Bioscience for renewable resources and clean growth

Category: Standard Studentships

Capture and degradation of micro-plastics by a synthetic biology approach to engineer novel PET-degrading enzyme linked amyloid nano-material

Project No. 2378

PRIORITY PROJECT

Primary Supervisor

Dr Wei-Feng Xue – University of Kent

Co-Supervisor(s)

Prof Louise C Serpell- University of Sussex

Prof Tobias von der Haar – University of Kent

Summary

Accumulation of microplastic waste in the environment is a costly and ongoing societal challenge that can potentially be addressed through the recent discovery of enzymes that are able to degrade Polyethylene terephthalate (PET) and recycle it into its constituent building blocks.

However, no efficient materials applications currently exist that utilise these enzymes. This project will use a synthetic biology approach to engineer a novel biomaterial based on linking PET degrading enzymes onto functional amyloid fibrils formed from the yeast protein Sup35NM as scaffold.

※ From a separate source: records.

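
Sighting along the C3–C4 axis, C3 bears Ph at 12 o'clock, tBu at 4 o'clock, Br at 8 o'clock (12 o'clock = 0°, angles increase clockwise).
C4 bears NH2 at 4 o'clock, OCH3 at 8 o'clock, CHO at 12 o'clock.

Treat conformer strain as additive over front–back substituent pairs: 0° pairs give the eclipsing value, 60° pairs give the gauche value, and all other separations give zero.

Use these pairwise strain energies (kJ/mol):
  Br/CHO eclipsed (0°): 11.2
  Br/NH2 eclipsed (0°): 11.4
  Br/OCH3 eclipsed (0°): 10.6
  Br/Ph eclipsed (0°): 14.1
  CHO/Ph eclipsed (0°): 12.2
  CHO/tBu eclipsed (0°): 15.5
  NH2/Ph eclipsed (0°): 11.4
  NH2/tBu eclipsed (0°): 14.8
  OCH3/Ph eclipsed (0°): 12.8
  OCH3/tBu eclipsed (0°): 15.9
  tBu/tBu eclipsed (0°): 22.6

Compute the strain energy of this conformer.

37.6 kJ/mol

This conformer (eclipsed): Ph–CHO eclipsed, tBu–NH2 eclipsed, Br–OCH3 eclipsed; 12.2 + 14.8 + 10.6 = 37.6 kJ/mol.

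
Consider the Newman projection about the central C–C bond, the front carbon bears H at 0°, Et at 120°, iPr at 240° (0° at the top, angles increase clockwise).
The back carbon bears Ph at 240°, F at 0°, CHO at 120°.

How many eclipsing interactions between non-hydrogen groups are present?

Non-H eclipsing pairs: Et(120°)/CHO(120°); iPr(240°)/Ph(240°) — 2 interactions.

2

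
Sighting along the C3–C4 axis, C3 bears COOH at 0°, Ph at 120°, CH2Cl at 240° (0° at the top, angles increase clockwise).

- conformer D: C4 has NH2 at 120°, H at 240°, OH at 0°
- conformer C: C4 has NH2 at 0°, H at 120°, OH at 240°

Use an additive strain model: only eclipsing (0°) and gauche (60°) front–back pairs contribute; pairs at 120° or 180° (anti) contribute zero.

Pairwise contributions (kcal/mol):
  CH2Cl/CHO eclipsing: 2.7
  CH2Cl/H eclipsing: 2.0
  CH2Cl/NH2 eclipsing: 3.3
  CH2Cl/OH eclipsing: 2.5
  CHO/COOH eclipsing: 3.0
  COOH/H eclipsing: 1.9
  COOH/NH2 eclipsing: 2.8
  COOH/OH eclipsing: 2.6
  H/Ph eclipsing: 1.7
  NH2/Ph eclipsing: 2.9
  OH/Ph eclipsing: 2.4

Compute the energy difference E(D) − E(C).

+0.5 kcal/mol

D (eclipsed): COOH(0°)/OH(0°) eclipsed 2.6; Ph(120°)/NH2(120°) eclipsed 2.9; CH2Cl(240°)/H(240°) eclipsed 2.0 → 7.5 kcal/mol.
C (eclipsed): COOH(0°)/NH2(0°) eclipsed 2.8; Ph(120°)/H(120°) eclipsed 1.7; CH2Cl(240°)/OH(240°) eclipsed 2.5 → 7.0 kcal/mol.
E(D) − E(C) = 7.5 − 7.0 = +0.5 kcal/mol.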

Amyloid fibrils are a type of protein structures with a characteristic fibrous shape. Some amyloid fibrils are well-known to be associated with diseases such as Alzheimer’s disease, Parkinson’s disease, and systemic amyloidosis. However, many amyloid structures are beneficial, or “functional” in that they fill essential biological roles, for example the functional amyloid protein Sup35 from Baker’s yeast. Sup35 forms amyloid fibrils in yeast cells and this allows it to functions normally as a molecular switch. Importantly, Sup35 has three parts and only two of these are required to make the amyloid fibrils, these two parts are known as Sup35NM. We intend to replace the 3rd part with enzymes such as PETase which could functionalise the Sup35NM amyloid fibrils and imbue them with PET degrading functionality.

Collaborative work in the Xue and von der Haar labs has already generated the first Sup35NM-PETase WT fusion protein, demonstrating the feasibility and the training potential of this project. In this project, the successful PhD candidate will generate new fusion proteins containing recently discovered PETase sequences with mutations that enhance their activity. They will then assemble synthetic filaments as well as meshes, and characterise the structure and the PET degrading activity of the materials made.

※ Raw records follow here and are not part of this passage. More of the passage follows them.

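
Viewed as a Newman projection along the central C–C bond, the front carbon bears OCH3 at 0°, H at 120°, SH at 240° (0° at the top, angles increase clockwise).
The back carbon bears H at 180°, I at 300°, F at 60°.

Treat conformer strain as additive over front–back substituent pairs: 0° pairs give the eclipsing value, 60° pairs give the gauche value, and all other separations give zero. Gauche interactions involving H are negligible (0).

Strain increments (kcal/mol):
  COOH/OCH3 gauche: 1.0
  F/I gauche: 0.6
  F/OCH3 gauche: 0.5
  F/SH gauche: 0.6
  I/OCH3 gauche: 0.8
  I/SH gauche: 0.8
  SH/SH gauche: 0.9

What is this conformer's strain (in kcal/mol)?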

The successful PhD candidate in this project will be trained in a wide-range of areas in the supervisory team laboratories, including microbiology (yeast and E.coli techniques), protein biochemistry (chromatography, molecular biology, protein chemistry and kinetics), biophysics (atomic force microscopy, x-ray fibre diffraction), computational biology (bioinformatics, structural modelling, scientific programming).